7 responses to “Cult Fiction Book Meme

  1. You have to fix the 8 – close paren auto-emoticon feature…..it slays me every time.

    Dianetics??? Srsly???? Please to explain.

  2. Wow, what happened??

    On Dianetics, how are you gonna know what these people are all about if you don’t read their bible? I know, for a fact, that they are loony (but maybe not as loony as the Holy Blood, Holy Grail authors).

  3. At least the Bible is a good read what with all the smitin’ and begettin’. how’s dianetics? ’cause mostly what i know was that trippy “interview” with Cruise that was making the round a few months ago. you know, the one where he looked like he was dosed out of his mind….

  4. Weird, does it not show up in your browser? Every time I load your page (from different OS’s, even), the 8 ) turns into a big smiley face with sunglasses. It’s pretty gagorific. Is this something I can fix at my end? Oh the mystery.

    My time with Dianetics was confined to seeing the very funny “a very merry children’s scientology pageant” or something like that.

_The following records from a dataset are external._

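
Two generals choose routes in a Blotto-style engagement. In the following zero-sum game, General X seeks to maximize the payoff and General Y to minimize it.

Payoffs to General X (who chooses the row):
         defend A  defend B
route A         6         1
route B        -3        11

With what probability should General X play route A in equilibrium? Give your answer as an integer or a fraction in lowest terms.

Row minima are 1 and -3, so General X's maximin is 1; column maxima are 6 and 11, so General Y's minimax is 6. These differ, so the equilibrium is in mixed strategies.
Let General X play route A with probability p. General Y is indifferent when 6p − 3(1−p) = p + 11(1−p), giving p = 14/19.

14/19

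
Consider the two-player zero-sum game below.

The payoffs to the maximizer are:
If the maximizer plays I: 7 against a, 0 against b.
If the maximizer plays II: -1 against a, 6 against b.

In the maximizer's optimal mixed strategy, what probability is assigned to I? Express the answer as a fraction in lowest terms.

Row minima are 0 and -1, so the maximizer's maximin is 0; column maxima are 7 and 6, so the minimizer's minimax is 6. These differ, so the equilibrium is in mixed strategies.
Let the maximizer play I with probability p. The minimizer is indifferent when 7p − (1−p) = 6(1−p), giving p = 1/2.

1/2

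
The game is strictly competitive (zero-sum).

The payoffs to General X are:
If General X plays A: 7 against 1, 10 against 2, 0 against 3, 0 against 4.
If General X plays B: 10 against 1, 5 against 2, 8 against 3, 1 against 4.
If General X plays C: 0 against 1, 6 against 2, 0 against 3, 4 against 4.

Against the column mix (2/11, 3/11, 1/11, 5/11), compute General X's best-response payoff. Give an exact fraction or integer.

48/11

A: (7)·(2/11) + (10)·(3/11) + (0)·(1/11) + (0)·(5/11) = 4.
B: (10)·(2/11) + (5)·(3/11) + (8)·(1/11) + (1)·(5/11) = 48/11.
C: (0)·(2/11) + (6)·(3/11) + (0)·(1/11) + (4)·(5/11) = 38/11.
The best pure response is B with expected payoff 48/11.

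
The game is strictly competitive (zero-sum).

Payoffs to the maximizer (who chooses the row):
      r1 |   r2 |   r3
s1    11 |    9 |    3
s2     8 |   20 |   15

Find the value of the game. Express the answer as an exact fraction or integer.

47/5

Column r2 is strictly dominated by r3 for the minimizer (it gives the maximizer more in every row).
The remaining 2×2 game on (s1, s2) × (r1, r3) has no saddle point. Let the maximizer play s1 with probability p; indifference gives 11p + 8(1−p) = 3p + 15(1−p), so p = 7/15.
Similarly the minimizer's optimal q on r1 is 4/5, and the value is 11·(4/5) + (3)·(1/5) = 47/5.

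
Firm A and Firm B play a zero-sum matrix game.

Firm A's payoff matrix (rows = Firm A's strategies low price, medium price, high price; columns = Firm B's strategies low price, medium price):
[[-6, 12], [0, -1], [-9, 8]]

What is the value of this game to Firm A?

Row high price is strictly dominated by row low price, so Firm A never plays it.
The remaining 2×2 game on (low price, medium price) × (low price, medium price) has no saddle point. Let Firm A play low price with probability p; indifference gives −6p = 12p − (1−p), so p = 1/19.
Similarly Firm B's optimal q on low price is 13/19, and the value is -6·(13/19) + (12)·(6/19) = -6/19.

-6/19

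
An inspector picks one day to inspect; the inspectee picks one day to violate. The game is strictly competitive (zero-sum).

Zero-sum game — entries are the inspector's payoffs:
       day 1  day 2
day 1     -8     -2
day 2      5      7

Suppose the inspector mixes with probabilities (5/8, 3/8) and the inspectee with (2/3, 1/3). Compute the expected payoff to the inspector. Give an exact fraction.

Against (2/3, 1/3), each row's expected payoff is day 1: -6; day 2: 17/3.
Taking the (5/8, 3/8)-weighted average: (5/8)·(-6) + (3/8)·(17/3) = -13/8.

-13/8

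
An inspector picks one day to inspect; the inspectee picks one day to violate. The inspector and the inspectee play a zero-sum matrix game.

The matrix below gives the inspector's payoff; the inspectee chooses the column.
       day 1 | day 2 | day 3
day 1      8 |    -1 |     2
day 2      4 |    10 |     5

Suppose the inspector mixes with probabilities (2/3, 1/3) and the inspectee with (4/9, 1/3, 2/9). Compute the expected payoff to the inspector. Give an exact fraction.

Against (4/9, 1/3, 2/9), each row's expected payoff is day 1: 11/3; day 2: 56/9.
Taking the (2/3, 1/3)-weighted average: (2/3)·(11/3) + (1/3)·(56/9) = 122/27.

122/27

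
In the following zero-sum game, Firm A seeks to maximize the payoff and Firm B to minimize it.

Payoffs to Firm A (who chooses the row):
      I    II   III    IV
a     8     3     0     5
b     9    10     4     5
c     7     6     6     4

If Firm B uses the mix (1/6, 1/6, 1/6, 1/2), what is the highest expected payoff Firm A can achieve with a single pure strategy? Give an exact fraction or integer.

a: (8)·(1/6) + (3)·(1/6) + (0)·(1/6) + (5)·(1/2) = 13/3.
b: (9)·(1/6) + (10)·(1/6) + (4)·(1/6) + (5)·(1/2) = 19/3.
c: (7)·(1/6) + (6)·(1/6) + (6)·(1/6) + (4)·(1/2) = 31/6.
The best pure response is b with expected payoff 19/3.

19/3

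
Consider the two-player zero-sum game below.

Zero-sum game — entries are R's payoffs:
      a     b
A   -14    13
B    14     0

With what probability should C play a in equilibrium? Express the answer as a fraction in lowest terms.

13/41

Row minima are -14 and 0, so R's maximin is 0; column maxima are 14 and 13, so C's minimax is 13. These differ, so the equilibrium is in mixed strategies.
Let C play a with probability q. R is indifferent when −14q + 13(1−q) = 14q, giving q = 13/41.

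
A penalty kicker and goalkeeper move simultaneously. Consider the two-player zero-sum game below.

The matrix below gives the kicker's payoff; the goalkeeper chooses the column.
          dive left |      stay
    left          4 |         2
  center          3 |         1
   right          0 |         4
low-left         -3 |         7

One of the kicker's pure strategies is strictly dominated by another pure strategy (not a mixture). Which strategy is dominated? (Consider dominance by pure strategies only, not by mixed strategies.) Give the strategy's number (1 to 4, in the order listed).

Compare center with left: 4 > 3, 2 > 1.
So left strictly dominates center for the kicker; center is strictly dominated.

2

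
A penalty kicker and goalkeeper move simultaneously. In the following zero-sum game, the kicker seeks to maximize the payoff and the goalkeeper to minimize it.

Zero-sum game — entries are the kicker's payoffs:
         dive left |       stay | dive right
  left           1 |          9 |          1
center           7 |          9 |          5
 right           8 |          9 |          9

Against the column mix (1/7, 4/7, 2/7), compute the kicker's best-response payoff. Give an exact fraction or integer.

left: (1)·(1/7) + (9)·(4/7) + (1)·(2/7) = 39/7.
center: (7)·(1/7) + (9)·(4/7) + (5)·(2/7) = 53/7.
right: (8)·(1/7) + (9)·(4/7) + (9)·(2/7) = 62/7.
The best pure response is right with expected payoff 62/7.

62/7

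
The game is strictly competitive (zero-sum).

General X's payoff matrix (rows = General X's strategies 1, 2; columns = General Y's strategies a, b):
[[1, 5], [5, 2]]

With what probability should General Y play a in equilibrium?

Row minima are 1 and 2, so General X's maximin is 2; column maxima are 5 and 5, so General Y's minimax is 5. These differ, so the equilibrium is in mixed strategies.
Let General Y play a with probability q. General X is indifferent when q + 5(1−q) = 5q + 2(1−q), giving q = 3/7.

3/7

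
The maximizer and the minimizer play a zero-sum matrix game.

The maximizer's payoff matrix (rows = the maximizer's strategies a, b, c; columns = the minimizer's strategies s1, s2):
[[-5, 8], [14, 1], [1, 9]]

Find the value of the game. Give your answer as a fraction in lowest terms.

125/21

Row a is strictly dominated by row c, so the maximizer never plays it.
The remaining 2×2 game on (b, c) × (s1, s2) has no saddle point. Let the maximizer play b with probability p; indifference gives 14p + (1−p) = p + 9(1−p), so p = 8/21.
Similarly the minimizer's optimal q on s1 is 8/21, and the value is 14·(8/21) + (1)·(13/21) = 125/21.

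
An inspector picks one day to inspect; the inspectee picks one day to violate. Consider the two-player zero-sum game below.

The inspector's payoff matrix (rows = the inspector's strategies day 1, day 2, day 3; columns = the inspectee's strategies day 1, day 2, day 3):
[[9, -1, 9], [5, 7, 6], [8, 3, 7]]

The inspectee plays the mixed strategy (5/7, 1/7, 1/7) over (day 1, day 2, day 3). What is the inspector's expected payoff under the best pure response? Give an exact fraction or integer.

53/7

day 1: (9)·(5/7) + (-1)·(1/7) + (9)·(1/7) = 53/7.
day 2: (5)·(5/7) + (7)·(1/7) + (6)·(1/7) = 38/7.
day 3: (8)·(5/7) + (3)·(1/7) + (7)·(1/7) = 50/7.
The best pure response is day 1 with expected payoff 53/7.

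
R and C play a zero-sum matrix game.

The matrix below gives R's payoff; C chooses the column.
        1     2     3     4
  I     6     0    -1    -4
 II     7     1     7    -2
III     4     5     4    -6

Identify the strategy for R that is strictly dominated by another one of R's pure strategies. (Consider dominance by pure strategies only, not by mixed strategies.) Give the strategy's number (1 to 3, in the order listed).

Compare I with II: 7 > 6, 1 > 0, 7 > -1, -2 > -4.
So II strictly dominates I for R; I is strictly dominated.

1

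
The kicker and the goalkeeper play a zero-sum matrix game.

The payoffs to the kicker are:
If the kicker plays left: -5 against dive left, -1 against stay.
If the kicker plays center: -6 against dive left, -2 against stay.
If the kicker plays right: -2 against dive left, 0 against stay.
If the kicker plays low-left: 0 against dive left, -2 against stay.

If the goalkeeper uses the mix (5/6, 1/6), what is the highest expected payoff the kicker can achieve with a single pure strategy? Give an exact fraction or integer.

left: (-5)·(5/6) + (-1)·(1/6) = -13/3.
center: (-6)·(5/6) + (-2)·(1/6) = -16/3.
right: (-2)·(5/6) + (0)·(1/6) = -5/3.
low-left: (0)·(5/6) + (-2)·(1/6) = -1/3.
The best pure response is low-left with expected payoff -1/3.

-1/3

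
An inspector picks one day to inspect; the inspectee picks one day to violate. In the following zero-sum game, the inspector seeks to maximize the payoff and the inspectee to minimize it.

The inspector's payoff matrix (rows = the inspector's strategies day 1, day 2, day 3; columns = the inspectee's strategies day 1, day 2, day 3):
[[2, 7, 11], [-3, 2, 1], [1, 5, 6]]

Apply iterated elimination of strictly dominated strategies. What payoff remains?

Column day 2 is strictly dominated by day 1 for the inspectee (2<7, -3<2, 1<5); eliminate day 2.
Column day 3 is strictly dominated by day 1 for the inspectee (2<11, -3<1, 1<6); eliminate day 3.
Row day 2 is strictly dominated by row day 1 (2>-3); eliminate day 2.
Row day 3 is strictly dominated by row day 1 (2>1); eliminate day 3.
Only (day 1, day 1) remains, with payoff 2.

2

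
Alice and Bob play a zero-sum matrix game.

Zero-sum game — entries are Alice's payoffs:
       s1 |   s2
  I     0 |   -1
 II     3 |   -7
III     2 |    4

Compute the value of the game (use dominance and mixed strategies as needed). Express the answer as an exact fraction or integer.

Row I is strictly dominated by row III, so Alice never plays it.
The remaining 2×2 game on (II, III) × (s1, s2) has no saddle point. Let Alice play II with probability p; indifference gives 3p + 2(1−p) = −7p + 4(1−p), so p = 1/6.
Similarly Bob's optimal q on s1 is 11/12, and the value is 3·(11/12) + (-7)·(1/12) = 13/6.

13/6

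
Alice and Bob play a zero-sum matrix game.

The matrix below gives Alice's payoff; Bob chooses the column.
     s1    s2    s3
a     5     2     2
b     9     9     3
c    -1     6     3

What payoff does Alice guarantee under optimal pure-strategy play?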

  5. I actually bought Dianetics as a kid because it was always advertised between Saturday Night Live and Don Kirshner’s Rock Concert. I didn’t get very far – the whole thing about the reactive mind and not saying anything when a person is in a car accident or otherwise hurt triggered the bullshit detector in even my teenage mind.

  6. Oh yeah, Fear and Loathing rules.

    But you *must* read Confederacy of Dunces – bring it to Grand Cayman.